Sunday, October 07, 2007

Recipe Meme

You've been invited to be a part of a recipe exchange. Please send a recipe to the person whose name is listed in the number 1 position above (even if you don't know them) and it should preferably be something quick, easy and without rare ingredients. Actually, the best one is one you know in your head and can type out and send right now.
I received this email on September 29 from bam over at Breathing Treatment. I have been a very bad (busy) friend because I was supposed to keep this moving along quickly. I even had a quick and easy recipe in my head that I could have typed in right away. In penance, I will post two recipes, the quick and easy one for warm weather and a seasonally appropriate one that Iris and I made minutes ago.

Cold Soba Noodles
Ingredients:
  • soba (buckwheat) noodles
  • veggie/chicken/fish stock
  • soy sauce
  • mirin (rice wine)
Preparation:
  • Boil noodles until tender, drain and rinse under cold water until cool.
  • While noodles are boiling, combine broth, soy sauce and mirin in a 6:1:1 ratio to make the dipping sauce.
  • Serve noodles with dipping sauce on the side in a small bowl.
In Japan, you pick up the noodles, dip them in the sauce and then slurp up the noodles. When the noodles are gone, you pour hot water into the dipping sauce and drink it like soup.

Salad Option:
  • In a large bowl, make a bed of mixed greens.
  • Put cold noodles on top.
  • Sprinkle with chopped veggies like shredded carrots, thin strings of cucumber and/or bean sprouts.
  • Put a few cubes of tofu around the bowl.
  • Then pour dipping sauce on top.
We eat this all summer.

I adapted the dipping sauce recipe from about.com's recipe. I was all stressed out about the complicated directions for the Konbu and Katsuo Dashi - Japanese Soup Stock. Then I had an epiphany. It is traditionally made with soup stock on hand. I have a freezer full of cubes of chicken or vegetable broth! You can even use bullion cubes and it will still taste great.

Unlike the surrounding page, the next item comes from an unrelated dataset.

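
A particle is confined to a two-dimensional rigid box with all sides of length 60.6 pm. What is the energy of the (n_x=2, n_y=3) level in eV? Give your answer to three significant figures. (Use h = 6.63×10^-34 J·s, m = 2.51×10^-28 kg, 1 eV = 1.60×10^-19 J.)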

Iris and I are baking a Swedish Apple Cake right now. The new crop of apples just arrived in stores near me and we bake this cake in our house a lot. I got the recipe from my mom who got it from our Swedish neighbors in Kansas. (My dad went to grad school in Kansas and I lived there briefly.) I will list the original recipe with a healthier variant in (). It takes great either way, but my mom taught me to cut down on fat and sugar whenever possible. I am trying to replicate my mother's formatting on the 3x5 index card she gave me when I moved out.

Swedish Apple Cake
  1. Mix
    • 1 1/3 (1) Cup salad oil,
    • 1 1/2 (1) Cup sugar
    • 2 eggs
  2. Add
    • 3 Cups peeled (unpeeled) finely chopped apples
    • 1 Cup raisins
    • 1 Cup chopped nuts.
    • Stir thoroughly.
  3. Add
    • 1/2 tsp salt
    • 1 tsp baking soda
    • 1 tsp cinnamon
    • 2 tsp vanilla
  4. Stir in 2.5 to 3 cups of flour until batter is stiff.
  5. Grease a tube or bundt pan with salad oil, spread the lumpy batter as evenly as possible. Bake at 350° F for 1 hour or until toothpick inserted in center comes out clean.

3 comments:

  1. Thanks, Grace!

    For the record, I have never before sent on one of the many chain emails that I've received, though there have been many opportunities to do so since I've been online since the early 90s.

    I don't know why this one was different, but it was. If there's a surprising result I'll be sure to blog about it.

    ReplyDelete
  2. Is there supposed to be flour in that cake recipe?

    ReplyDelete
  3. Yup, I left out the line about stirring in 2.5 to 3 cups of flour in slowly, until the batter is stiff. A spoon should stand up on its own when you are done.